Knowing some key resuscitation techniques can reduce newborn calf losses, says Sheila McGuirk, veterinarian and professor at the University of Wisconsin School of Veterinary Medicine.
"If you are there during the first 10 minutes after the calf is born and the calf is not righting itself and isn't sitting sternally, you can mimic what the cow does," McGuirk said at the 2011 Dairy Calf &; Heifer Conference.
The cow licks the calf from the tail head along the topline in a backward direction. You can simulate this behavior by rubbing the calf vigorously with a clean, dry towel from the tail head toward her neck.
"That simulation is an enormously helpful way to get that calf to stretch out and breathe," McGuirk said.
To encourage fluid drainage, lay the calf across a bale. Let only the head drape over the edge of the bale. Do not swing the calf, hang it over a gate or pound on its ribcage.
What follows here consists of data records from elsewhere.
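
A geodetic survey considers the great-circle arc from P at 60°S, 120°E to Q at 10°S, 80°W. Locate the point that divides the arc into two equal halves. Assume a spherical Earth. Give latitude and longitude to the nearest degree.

≈ 62°S, 98°W

Convert each endpoint to a unit vector on the sphere (x = cos φ cos λ, y = cos φ sin λ, z = sin φ).
The central angle between the endpoints is δ = arccos(p₁·p₂) ≈ 1.888 rad (108.2°).
Interpolate at f = 1/2 with slerp weights a = sin((1−f)δ)/sin δ ≈ 0.853, b = sin(fδ)/sin δ ≈ 0.853.
p = a·p₁ + b·p₂ ≈ (-0.067, -0.458, -0.887); φ = arcsin(p_z) ≈ -62.44°, λ = atan2(p_y, p_x) ≈ -98.37°.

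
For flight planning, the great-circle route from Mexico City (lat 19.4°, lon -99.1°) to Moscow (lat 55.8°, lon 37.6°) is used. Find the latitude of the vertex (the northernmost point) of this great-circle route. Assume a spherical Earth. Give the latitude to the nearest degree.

The great circle lies in the plane with unit normal n̂ = (p₁ × p₂)/|p₁ × p₂|.
Here n̂_z ≈ +0.366; the vertex latitude is φ_max = arccos|n̂_z| ≈ 68.5°.
Check via Clairaut: cos φ_max = |cos φ₁| · sin C = cos(19.4°)·sin(22.8°) ≈ 0.366, again giving ≈ 68.5°.

≈ 69°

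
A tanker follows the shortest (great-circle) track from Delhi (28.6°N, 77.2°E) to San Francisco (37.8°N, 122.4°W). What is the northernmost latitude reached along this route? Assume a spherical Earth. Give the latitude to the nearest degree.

≈ 76°N

The great circle lies in the plane with unit normal n̂ = (p₁ × p₂)/|p₁ × p₂|.
Here n̂_z ≈ +0.249; the vertex latitude is φ_max = arccos|n̂_z| ≈ 75.6°.
Check via Clairaut: cos φ_max = |cos φ₁| · sin C = cos(28.6°)·sin(16.5°) ≈ 0.249, again giving ≈ 75.6°.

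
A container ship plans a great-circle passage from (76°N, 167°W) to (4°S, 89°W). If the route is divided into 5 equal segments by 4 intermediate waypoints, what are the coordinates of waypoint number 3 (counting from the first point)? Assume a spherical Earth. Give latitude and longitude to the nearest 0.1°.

≈ (31.3°N, 98.5°W)

From cos δ = sin φ₁ sin φ₂ + cos φ₁ cos φ₂ cos Δλ, the central angle is δ ≈ 1.588 rad (91.0°).
Interpolate at f = 3/5 with slerp weights a = sin((1−f)δ)/sin δ ≈ 0.594, b = sin(fδ)/sin δ ≈ 0.815.
p = a·p₁ + b·p₂ ≈ (-0.126, -0.845, 0.519); φ = arcsin(p_z) ≈ 31.27°, λ = atan2(p_y, p_x) ≈ -98.46°.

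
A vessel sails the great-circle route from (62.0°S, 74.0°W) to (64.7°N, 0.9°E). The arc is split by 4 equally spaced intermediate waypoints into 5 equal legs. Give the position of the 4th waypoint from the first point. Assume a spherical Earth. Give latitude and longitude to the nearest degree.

≈ (41°N, 24°W)

Write both endpoints as unit vectors p₁, p₂ with components (cos φ cos λ, cos φ sin λ, sin φ).
The central angle between the endpoints is δ = arccos(p₁·p₂) ≈ 2.413 rad (138.2°).
Interpolate at f = 4/5 with slerp weights a = sin((1−f)δ)/sin δ ≈ 0.697, b = sin(fδ)/sin δ ≈ 1.406.
p = a·p₁ + b·p₂ ≈ (0.691, -0.305, 0.656); φ = arcsin(p_z) ≈ 40.96°, λ = atan2(p_y, p_x) ≈ -23.82°.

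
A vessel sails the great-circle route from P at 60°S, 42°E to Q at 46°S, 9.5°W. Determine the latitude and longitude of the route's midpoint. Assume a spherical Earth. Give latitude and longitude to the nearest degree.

≈ 56°S, 12°E

Write both endpoints as unit vectors p₁, p₂ with components (cos φ cos λ, cos φ sin λ, sin φ).
The central angle between the endpoints is δ = arccos(p₁·p₂) ≈ 0.575 rad (32.9°).
Interpolate at f = 1/2 with slerp weights a = sin((1−f)δ)/sin δ ≈ 0.521, b = sin(fδ)/sin δ ≈ 0.521.
p = a·p₁ + b·p₂ ≈ (0.551, 0.115, -0.827); φ = arcsin(p_z) ≈ -55.75°, λ = atan2(p_y, p_x) ≈ 11.76°.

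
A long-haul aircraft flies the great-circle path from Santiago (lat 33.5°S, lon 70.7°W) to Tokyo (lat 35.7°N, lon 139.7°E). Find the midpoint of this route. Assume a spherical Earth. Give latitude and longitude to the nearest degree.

Write both endpoints as unit vectors p₁, p₂ with components (cos φ cos λ, cos φ sin λ, sin φ).
The central angle between the endpoints is δ = arccos(p₁·p₂) ≈ 2.705 rad (155.0°).
Interpolate at f = 1/2 with slerp weights a = sin((1−f)δ)/sin δ ≈ 2.308, b = sin(fδ)/sin δ ≈ 2.308.
p = a·p₁ + b·p₂ ≈ (-0.793, -0.604, 0.073); φ = arcsin(p_z) ≈ 4.18°, λ = atan2(p_y, p_x) ≈ -142.71°.

≈ lat 4°N, lon 143°W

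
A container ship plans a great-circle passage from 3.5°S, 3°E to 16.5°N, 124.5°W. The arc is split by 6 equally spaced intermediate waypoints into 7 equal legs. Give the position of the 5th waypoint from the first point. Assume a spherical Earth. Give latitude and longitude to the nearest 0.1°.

≈ 18.1°N, 86.5°W

Write both endpoints as unit vectors p₁, p₂ with components (cos φ cos λ, cos φ sin λ, sin φ).
The central angle between the endpoints is δ = arccos(p₁·p₂) ≈ 2.214 rad (126.9°).
Interpolate at f = 5/7 with slerp weights a = sin((1−f)δ)/sin δ ≈ 0.739, b = sin(fδ)/sin δ ≈ 1.250.
p = a·p₁ + b·p₂ ≈ (0.058, -0.949, 0.310); φ = arcsin(p_z) ≈ 18.05°, λ = atan2(p_y, p_x) ≈ -86.51°.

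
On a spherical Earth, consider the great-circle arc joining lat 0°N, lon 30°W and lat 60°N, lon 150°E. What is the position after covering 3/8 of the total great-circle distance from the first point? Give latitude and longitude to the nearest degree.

≈ lat 45°N, lon 30°W

Write both endpoints as unit vectors p₁, p₂ with components (cos φ cos λ, cos φ sin λ, sin φ).
The central angle between the endpoints is δ = arccos(p₁·p₂) ≈ 2.094 rad (120.0°).
Interpolate at f = 3/8 with slerp weights a = sin((1−f)δ)/sin δ ≈ 1.115, b = sin(fδ)/sin δ ≈ 0.816.
p = a·p₁ + b·p₂ ≈ (0.612, -0.354, 0.707); φ = arcsin(p_z) ≈ 45.00°, λ = atan2(p_y, p_x) ≈ -30.00°.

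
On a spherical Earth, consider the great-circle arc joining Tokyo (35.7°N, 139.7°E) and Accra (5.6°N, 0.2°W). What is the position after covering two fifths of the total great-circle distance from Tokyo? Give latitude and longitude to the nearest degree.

Write both endpoints as unit vectors p₁, p₂ with components (cos φ cos λ, cos φ sin λ, sin φ).
The central angle between the endpoints is δ = arccos(p₁·p₂) ≈ 2.167 rad (124.1°).
Interpolate at f = 2/5 with slerp weights a = sin((1−f)δ)/sin δ ≈ 1.164, b = sin(fδ)/sin δ ≈ 0.921.
p = a·p₁ + b·p₂ ≈ (0.195, 0.608, 0.769); φ = arcsin(p_z) ≈ 50.29°, λ = atan2(p_y, p_x) ≈ 72.19°.

≈ 50°N, 72°E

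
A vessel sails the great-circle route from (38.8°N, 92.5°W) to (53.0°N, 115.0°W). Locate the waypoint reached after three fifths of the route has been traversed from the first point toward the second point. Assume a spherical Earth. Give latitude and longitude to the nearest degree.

≈ (48°N, 105°W)

Convert each endpoint to a unit vector on the sphere (x = cos φ cos λ, y = cos φ sin λ, z = sin φ).
The central angle between the endpoints is δ = arccos(p₁·p₂) ≈ 0.366 rad (21.0°).
Interpolate at f = 3/5 with slerp weights a = sin((1−f)δ)/sin δ ≈ 0.408, b = sin(fδ)/sin δ ≈ 0.609.
p = a·p₁ + b·p₂ ≈ (-0.169, -0.649, 0.742); φ = arcsin(p_z) ≈ 47.86°, λ = atan2(p_y, p_x) ≈ -104.56°.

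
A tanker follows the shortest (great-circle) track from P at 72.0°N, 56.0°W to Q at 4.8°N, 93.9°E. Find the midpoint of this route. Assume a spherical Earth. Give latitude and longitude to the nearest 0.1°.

≈ 54.2°N, 81.9°E

Write both endpoints as unit vectors p₁, p₂ with components (cos φ cos λ, cos φ sin λ, sin φ).
The central angle between the endpoints is δ = arccos(p₁·p₂) ≈ 1.759 rad (100.8°).
Interpolate at f = 1/2 with slerp weights a = sin((1−f)δ)/sin δ ≈ 0.784, b = sin(fδ)/sin δ ≈ 0.784.
p = a·p₁ + b·p₂ ≈ (0.082, 0.579, 0.811); φ = arcsin(p_z) ≈ 54.23°, λ = atan2(p_y, p_x) ≈ 81.90°.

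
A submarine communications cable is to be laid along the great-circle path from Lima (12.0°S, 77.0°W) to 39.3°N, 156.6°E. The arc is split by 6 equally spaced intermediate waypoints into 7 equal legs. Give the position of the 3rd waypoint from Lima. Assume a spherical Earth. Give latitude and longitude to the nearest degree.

≈ 23°N, 119°W

Write both endpoints as unit vectors p₁, p₂ with components (cos φ cos λ, cos φ sin λ, sin φ).
The central angle between the endpoints is δ = arccos(p₁·p₂) ≈ 2.191 rad (125.5°).
Interpolate at f = 3/7 with slerp weights a = sin((1−f)δ)/sin δ ≈ 1.167, b = sin(fδ)/sin δ ≈ 0.991.
p = a·p₁ + b·p₂ ≈ (-0.447, -0.807, 0.385); φ = arcsin(p_z) ≈ 22.66°, λ = atan2(p_y, p_x) ≈ -118.99°.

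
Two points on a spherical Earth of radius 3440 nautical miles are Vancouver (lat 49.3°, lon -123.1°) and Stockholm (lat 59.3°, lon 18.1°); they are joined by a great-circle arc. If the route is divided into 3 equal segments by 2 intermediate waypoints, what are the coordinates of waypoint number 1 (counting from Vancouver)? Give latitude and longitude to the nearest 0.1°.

The haversine formula gives a central angle δ ≈ 1.168 rad (66.9°) between the endpoints.
Interpolate at f = 1/3 with slerp weights a = sin((1−f)δ)/sin δ ≈ 0.763, b = sin(fδ)/sin δ ≈ 0.413.
p = a·p₁ + b·p₂ ≈ (-0.072, -0.352, 0.933); φ = arcsin(p_z) ≈ 68.97°, λ = atan2(p_y, p_x) ≈ -101.52°.

≈ lat 69.0°, lon -101.5°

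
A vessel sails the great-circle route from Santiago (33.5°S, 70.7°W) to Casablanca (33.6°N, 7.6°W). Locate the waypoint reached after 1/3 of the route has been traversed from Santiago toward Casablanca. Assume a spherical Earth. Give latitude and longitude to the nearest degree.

Write both endpoints as unit vectors p₁, p₂ with components (cos φ cos λ, cos φ sin λ, sin φ).
The central angle between the endpoints is δ = arccos(p₁·p₂) ≈ 1.562 rad (89.5°).
Interpolate at f = 1/3 with slerp weights a = sin((1−f)δ)/sin δ ≈ 0.863, b = sin(fδ)/sin δ ≈ 0.497.
p = a·p₁ + b·p₂ ≈ (0.649, -0.734, -0.201); φ = arcsin(p_z) ≈ -11.60°, λ = atan2(p_y, p_x) ≈ -48.54°.

≈ (12°S, 49°W)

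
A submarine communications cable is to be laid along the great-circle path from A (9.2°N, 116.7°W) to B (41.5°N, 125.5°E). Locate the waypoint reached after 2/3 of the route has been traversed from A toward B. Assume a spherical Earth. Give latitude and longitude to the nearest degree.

≈ (47°N, 174°E)

Write both endpoints as unit vectors p₁, p₂ with components (cos φ cos λ, cos φ sin λ, sin φ).
The central angle between the endpoints is δ = arccos(p₁·p₂) ≈ 1.812 rad (103.8°).
Interpolate at f = 2/3 with slerp weights a = sin((1−f)δ)/sin δ ≈ 0.585, b = sin(fδ)/sin δ ≈ 0.963.
p = a·p₁ + b·p₂ ≈ (-0.678, 0.071, 0.731); φ = arcsin(p_z) ≈ 47.01°, λ = atan2(p_y, p_x) ≈ 174.00°.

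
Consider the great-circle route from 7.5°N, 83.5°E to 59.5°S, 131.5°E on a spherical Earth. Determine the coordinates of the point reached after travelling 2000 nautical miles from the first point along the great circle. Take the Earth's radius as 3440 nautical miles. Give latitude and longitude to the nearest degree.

Write both endpoints as unit vectors p₁, p₂ with components (cos φ cos λ, cos φ sin λ, sin φ).
The central angle between the endpoints is δ = arccos(p₁·p₂) ≈ 1.345 rad (77.0°). The total great-circle distance is δ·R ≈ 1.345 × 3440 ≈ 4626 nmi, so the target fraction is f = 2000/4626 ≈ 0.432.
Interpolate at f ≈ 0.432 with slerp weights a = sin((1−f)δ)/sin δ ≈ 0.709, b = sin(fδ)/sin δ ≈ 0.564.
p = a·p₁ + b·p₂ ≈ (-0.110, 0.913, -0.393); φ = arcsin(p_z) ≈ -23.14°, λ = atan2(p_y, p_x) ≈ 96.86°.

≈ 23°S, 97°E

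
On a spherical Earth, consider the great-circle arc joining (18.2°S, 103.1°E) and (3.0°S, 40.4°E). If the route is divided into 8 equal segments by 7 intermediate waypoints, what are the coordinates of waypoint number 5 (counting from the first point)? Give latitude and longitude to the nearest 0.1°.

Write both endpoints as unit vectors p₁, p₂ with components (cos φ cos λ, cos φ sin λ, sin φ).
The central angle between the endpoints is δ = arccos(p₁·p₂) ≈ 1.102 rad (63.2°).
Interpolate at f = 5/8 with slerp weights a = sin((1−f)δ)/sin δ ≈ 0.450, b = sin(fδ)/sin δ ≈ 0.713.
p = a·p₁ + b·p₂ ≈ (0.445, 0.878, -0.178); φ = arcsin(p_z) ≈ -10.25°, λ = atan2(p_y, p_x) ≈ 63.12°.

≈ (10.2°S, 63.1°E)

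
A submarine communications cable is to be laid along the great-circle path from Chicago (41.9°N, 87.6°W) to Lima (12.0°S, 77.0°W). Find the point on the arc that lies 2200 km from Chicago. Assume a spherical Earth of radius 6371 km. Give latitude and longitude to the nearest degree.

From cos δ = sin φ₁ sin φ₂ + cos φ₁ cos φ₂ cos Δλ, the central angle is δ ≈ 0.956 rad (54.8°). The total great-circle distance is δ·R ≈ 0.956 × 6371 ≈ 6091 km, so the target fraction is f = 2200/6091 ≈ 0.361.
Interpolate at f ≈ 0.361 with slerp weights a = sin((1−f)δ)/sin δ ≈ 0.702, b = sin(fδ)/sin δ ≈ 0.414.
p = a·p₁ + b·p₂ ≈ (0.113, -0.917, 0.383); φ = arcsin(p_z) ≈ 22.50°, λ = atan2(p_y, p_x) ≈ -82.97°.

≈ (22°N, 83°W)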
"You don't want pressure on the abdominal organs shoved up into the diaphragm," McGuirk said.
To further stimulate the calf, use a towel to mimic how the cow licks the calf's face, ears and eyes. This action provides "tremendous sensory influence" to encourage the calf to breathe.
There also are pressure points on the calf's nose that you can stimulate. To do so, use a nose tongs to gently pinch across the septum of the nose.